Transferring 2D TMDs through water-soluble sodium salt catalytic layer

Abstract

This study reports a clean and damage-free transfer method that enables the ultrafast transfer of two-dimensional (2D) transition metal dichalcogenides (TMDs) onto desired substrates with a remarkably high yield. We employ a water-soluble sodium salt as both a transfer sacrificial layer for facile transfer and a catalytic layer for the growth of high-quality large-area MoS2 using liquid-phase chemical vapor deposition via a catalyzed kinetic growth. We show that the pristine structural and electrical properties of the grown MoS2 can be reliably preserved by avoiding detrimental effects during the prolonged harsh-environment transfer process.
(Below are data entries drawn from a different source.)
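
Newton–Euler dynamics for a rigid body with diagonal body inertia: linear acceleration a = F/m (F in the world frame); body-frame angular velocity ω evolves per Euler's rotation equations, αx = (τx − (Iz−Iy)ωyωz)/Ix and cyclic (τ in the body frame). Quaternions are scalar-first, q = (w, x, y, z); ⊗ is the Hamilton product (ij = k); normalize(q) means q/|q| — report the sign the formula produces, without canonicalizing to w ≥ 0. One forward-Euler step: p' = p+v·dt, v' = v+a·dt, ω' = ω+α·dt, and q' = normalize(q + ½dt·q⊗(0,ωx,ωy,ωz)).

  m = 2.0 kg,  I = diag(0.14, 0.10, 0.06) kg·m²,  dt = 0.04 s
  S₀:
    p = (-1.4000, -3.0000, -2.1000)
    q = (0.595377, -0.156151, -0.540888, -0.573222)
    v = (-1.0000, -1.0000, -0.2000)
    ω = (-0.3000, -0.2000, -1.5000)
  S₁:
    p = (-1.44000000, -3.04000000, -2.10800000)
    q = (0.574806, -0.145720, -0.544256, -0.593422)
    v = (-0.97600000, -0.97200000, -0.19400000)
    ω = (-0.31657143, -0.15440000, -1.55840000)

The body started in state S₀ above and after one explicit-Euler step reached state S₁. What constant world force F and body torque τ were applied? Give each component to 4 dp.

Δv = v₁−v₀ = (0.02400000, 0.02800000, 0.00600000)
m·(v₁−v₀)/dt = (1.2000, 1.4000, 0.3000)
rate change Δω = (-0.01657143, 0.04560000, -0.05840000)
applied torque τ = (-0.0700, 0.1500, -0.0900)

F = (1.2000, 1.4000, 0.3000)
τ = (-0.0700, 0.1500, -0.0900)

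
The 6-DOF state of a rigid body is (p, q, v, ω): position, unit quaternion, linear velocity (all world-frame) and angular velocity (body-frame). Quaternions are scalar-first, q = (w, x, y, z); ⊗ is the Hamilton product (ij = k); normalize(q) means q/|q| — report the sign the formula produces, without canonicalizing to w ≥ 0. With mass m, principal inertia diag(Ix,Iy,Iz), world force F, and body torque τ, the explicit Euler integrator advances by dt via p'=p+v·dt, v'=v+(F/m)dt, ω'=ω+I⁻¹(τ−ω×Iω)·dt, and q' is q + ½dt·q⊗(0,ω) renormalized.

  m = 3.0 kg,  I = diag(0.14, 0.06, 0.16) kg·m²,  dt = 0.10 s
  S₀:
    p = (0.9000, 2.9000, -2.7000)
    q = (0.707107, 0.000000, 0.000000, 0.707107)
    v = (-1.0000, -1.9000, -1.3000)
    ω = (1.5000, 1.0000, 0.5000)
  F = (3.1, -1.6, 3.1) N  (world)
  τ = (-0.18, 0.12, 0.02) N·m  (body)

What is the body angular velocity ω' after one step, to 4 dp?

(τ − ω×Iω)/I = (-1.6429, 2.2500, 0.8750)
new body rate ω' = (1.3357, 1.2250, 0.5875)

ω' = (1.3357, 1.2250, 0.5875)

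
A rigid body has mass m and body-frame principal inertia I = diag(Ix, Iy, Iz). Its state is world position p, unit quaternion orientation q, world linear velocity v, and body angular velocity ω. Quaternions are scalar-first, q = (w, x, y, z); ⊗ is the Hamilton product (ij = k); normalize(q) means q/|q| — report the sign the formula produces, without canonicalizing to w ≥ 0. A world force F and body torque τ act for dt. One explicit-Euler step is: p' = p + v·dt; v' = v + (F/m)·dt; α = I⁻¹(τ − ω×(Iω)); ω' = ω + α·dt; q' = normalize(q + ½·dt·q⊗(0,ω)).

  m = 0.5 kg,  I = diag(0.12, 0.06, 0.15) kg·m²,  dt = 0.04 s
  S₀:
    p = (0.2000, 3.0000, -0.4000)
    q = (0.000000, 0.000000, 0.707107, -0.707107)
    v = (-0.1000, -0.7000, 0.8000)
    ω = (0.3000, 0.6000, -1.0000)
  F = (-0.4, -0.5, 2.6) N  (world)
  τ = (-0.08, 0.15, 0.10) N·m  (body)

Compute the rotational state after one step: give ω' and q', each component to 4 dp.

ω' = (0.2913, 0.6940, -0.9705)
q' = (-0.0226, -0.0057, 0.7027, -0.7111)

precession coupling ω×(Iω) = (-0.0540, 0.0090, -0.0108)
(τ − ω×Iω)/I = (-0.2167, 2.3500, 0.7387)
ω + α·dt = (0.2913, 0.6940, -0.9705)
q⊗(0,ω) = (-1.1313712, -0.2828428, -0.2121321, -0.2121321)
q' = normalize(q + ½dt·q⊗(0,ω)) = (-0.0226, -0.0057, 0.7027, -0.7111)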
We demonstrate the technological versatility of the proposed transfer method by fabricating as-transferred MoS2-based back-gated field-effect transistors (FETs). The MoS2 FETs exhibit excellent charge mobility as high as 28.7 cm2 V−1 s−1 and an on–off ratio up to ∼107 at room temperature, indicating no performance degradation after the transfer process. The proposed transfer method offers universal applicability for various 2D TMDs, mechanical supporting polymers, and target substrates, thus facilitating the facile fabrication of 2D TMD-based electronics and optoelectronics.